STIs are alarmingly prevalent, despite the fact that inexpensive education programs have been shown to significantly reduce STIs. For example, the CDC reported 1.5 million new cases of chlamydia in 2015, even though chlamydia is easily prevented, screened, and treated. STIs are most common among young people, people of color, and LGBTQ people, indicating that public health projects are crucial to achieving health equity.
Dollars Well Spent
Not only are BCRA’s cuts to public health bad for our nation’s health, such cuts would cause negative long-term economic consequences. As one example, between 1994 and 2013 alone, vaccination is estimated to have saved $295 billion in direct costs (treating disease and containing outbreaks) and $1.38 trillion in total societal costs including a sicker workforce. Similar money-saving data has been reported for diabetes screening for older adults with hypertension, and early cancer screening in at-risk populations.

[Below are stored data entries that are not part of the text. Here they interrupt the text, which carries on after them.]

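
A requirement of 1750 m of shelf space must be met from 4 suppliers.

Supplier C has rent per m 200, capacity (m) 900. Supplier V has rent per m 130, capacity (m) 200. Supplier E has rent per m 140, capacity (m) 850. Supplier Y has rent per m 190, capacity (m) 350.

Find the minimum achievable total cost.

Use suppliers in increasing cost order.
Supplier V (130): use full 200 — 1550 m to go.
Supplier E (140): use full 850 — 700 m to go.
Supplier Y (190): use full 350 — 350 m to go.
Supplier C at 200: take 350 of its 900 — requirement met.
Cost = 200×130 + 850×140 + 350×190 + 350×200 = 281500.

281500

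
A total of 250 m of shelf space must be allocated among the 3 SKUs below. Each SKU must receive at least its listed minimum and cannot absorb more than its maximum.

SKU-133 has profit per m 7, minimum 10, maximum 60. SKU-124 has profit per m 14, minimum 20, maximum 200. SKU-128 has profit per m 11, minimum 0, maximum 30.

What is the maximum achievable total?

Meeting every minimum uses 10+20+0 = 30 m, leaving 220.
Highest profit per m first: SKU-124 14 > SKU-128 11 > SKU-133 7.
Give SKU-124 180 more to hit its cap of 200 → 40 left.
SKU-128 takes 30 more to reach its cap of 30 → 10 left.
Only 10 left; SKU-133 takes them to reach 20.
Total = 7×20 + 14×200 + 11×30 = 3270.

3270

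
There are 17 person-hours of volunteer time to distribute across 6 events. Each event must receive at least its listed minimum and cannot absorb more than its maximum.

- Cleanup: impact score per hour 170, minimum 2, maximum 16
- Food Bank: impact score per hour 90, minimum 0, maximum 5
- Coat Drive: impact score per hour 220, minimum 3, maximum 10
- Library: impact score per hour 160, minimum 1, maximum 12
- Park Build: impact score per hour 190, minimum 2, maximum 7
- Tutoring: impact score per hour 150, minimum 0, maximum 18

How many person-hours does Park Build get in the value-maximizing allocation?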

Despite economic evidence, BCRA’s cuts to the PPHF immediately strip about $680 million from vaccination, diabetes screening, and cancer screening alone. Under BCRA, the federal government may not pay for vaccines, but states and individuals will pay for the outbreak.
The same principles apply to Medicaid spending. Rolling back the Medicaid expansion saves the federal government, but costs the states money out of their public health budgets because the states must then provide services to (now sicker) individuals who have lost coverage.
Public health does much of the heavy lifting to prevent disease and subsequent health care spending. Thus, we need healthcare legislation that protects and expands public health funding, not legislation that eliminates it.